Back in 2021, we told you that HMRC were considering reforming the basis period for the self-employed; well, they decided to do just that and here, we are going to explain what that means for you.
Who is affected?
Fortunately, not too many people will be affected. If your annual accounts are drawn up to either the 31st of March or the 5th of April, you will not be affected – that means, you do not have to read any further.

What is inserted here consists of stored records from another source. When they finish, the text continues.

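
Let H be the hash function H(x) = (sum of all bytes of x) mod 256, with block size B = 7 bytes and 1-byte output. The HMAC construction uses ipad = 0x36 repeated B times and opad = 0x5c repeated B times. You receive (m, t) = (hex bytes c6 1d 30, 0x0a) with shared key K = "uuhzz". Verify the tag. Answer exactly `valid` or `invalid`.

invalid

Key "uuhzz" = 75 75 68 7a 7a is 5 bytes ≤ B = 7; zero-pad to 7 bytes: K' = 75 75 68 7a 7a 00 00.
K' ⊕ ipad = 43 43 5e 4c 4c 36 36; K' ⊕ opad = 29 29 34 26 26 5c 5c.
Inner hash: sum = 67+67+94+76+76+54+54+198+29+48 = 763; mod 256 = 251 → fb.
Outer hash (recomputed tag): sum = 41+41+52+38+38+92+92+251 = 645; mod 256 = 133 → 85.
Recomputed tag = 85; claimed = 0a → mismatch.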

A small number of people, however, will be affected and they are self-employed traders, partners in partnerships and other unincorporated entities with trading income. The new measures will only affect businesses that draw up annual accounts to a date that is not 31st March or 5th April. All new businesses that commence from 6 April 2024 will have to have a yearend that is either 31st March or 5th April.
What is changing?
The changes will alter the way in which taxable profits or losses are calculated with effect from 2024/25. From this date, profits and losses will be calculated as those earned in the tax year and not those earned in your usual accounting yearend; i.e. profits or losses must be calculated as those generated between 6th April 2024 and 5th April 2025 but please note, HMRC will accept 1 April 2024 to 31 March 2025 instead.

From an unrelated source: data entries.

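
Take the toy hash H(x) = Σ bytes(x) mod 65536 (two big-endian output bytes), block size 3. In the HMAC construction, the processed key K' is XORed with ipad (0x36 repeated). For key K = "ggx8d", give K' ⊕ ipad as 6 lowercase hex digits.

Key "ggx8d" = 67 67 78 38 64 is 5 bytes > B = 3, so hash it first: H(key) = 01 e2, then zero-pad to 3 bytes: K' = 01 e2 00.
XOR each byte with 0x36: 01⊕36=37, e2⊕36=d4, 00⊕36=36.

37d436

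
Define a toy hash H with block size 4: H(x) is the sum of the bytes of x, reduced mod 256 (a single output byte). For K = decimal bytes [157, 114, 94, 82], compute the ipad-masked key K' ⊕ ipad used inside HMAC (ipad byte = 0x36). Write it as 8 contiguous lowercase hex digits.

Key decimal bytes [157, 114, 94, 82] = 9d 72 5e 52 is exactly B = 4 bytes: K' = 9d 72 5e 52.
XOR each byte with 0x36: 9d⊕36=ab, 72⊕36=44, 5e⊕36=68, 52⊕36=64.

ab446864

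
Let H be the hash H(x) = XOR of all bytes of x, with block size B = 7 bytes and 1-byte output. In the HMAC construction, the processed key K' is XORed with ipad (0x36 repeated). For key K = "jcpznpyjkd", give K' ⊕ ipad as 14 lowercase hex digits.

37363636363636

Key "jcpznpyjkd" = 6a 63 70 7a 6e 70 79 6a 6b 64 is 10 bytes > B = 7, so hash it first: H(key) = 01, then zero-pad to 7 bytes: K' = 01 00 00 00 00 00 00.
XOR each byte with 0x36: 01⊕36=37, 00⊕36=36, 00⊕36=36, 00⊕36=36, 00⊕36=36, 00⊕36=36, 00⊕36=36.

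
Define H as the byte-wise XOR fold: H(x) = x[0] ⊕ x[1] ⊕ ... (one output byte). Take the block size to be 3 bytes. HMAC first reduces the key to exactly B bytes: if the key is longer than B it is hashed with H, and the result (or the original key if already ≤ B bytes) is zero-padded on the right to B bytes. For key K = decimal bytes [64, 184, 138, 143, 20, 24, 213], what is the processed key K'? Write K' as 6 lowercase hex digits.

240000

|K| = 7 > B = 3, so first hash the key.
H(K): XOR 40⊕b8⊕8a⊕8f⊕14⊕18⊕d5 = 24.
Zero-pad H(K) = 24 to 3 bytes: K' = 24 00 00.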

This seems to be a very minor change, but “how does it affect me”, I hear you ask?
The 2023/24 tax year will be a “Transitional Year”. In this year, HMRC will tax an accounting period longer than the usual 12 months; for example, if your usual yearend is (say) 30 June 2023, you will declare profits for the 12 months to 30 June 2023 and profits for the 9 month period to 5 April 2024. In this example, 21 months will be taxed! Therefore, all other things being equal, more profit will be included on your 2023/24 tax return than what was included on your 2022/23 tax return. Potentially therefore, and subject to any overlap relief brought forward, this may mean that you have more tax to pay than normal!
What can I do?
HMRC have introduced transitional measures which allow a taxpayer to ‘spread’ any tax payable on excess profits caused by the reform, over a 5-year period. HMRC brought in this transitional measure to assist with cashflow because they recognise that for some, tax will be collected earlier than has been the case in the past.
The only practical thing which you can do is to be forewarned and be prepared. Our advice is that you should make sure that your accounts are prepared as soon after the yearend as physically possible and you should keep in regular contact with your Accountant so that you know exactly what is going to happen and when. Once you know how you will be affected, then you can put plans in place to mitigate any negative impact on your cashflow.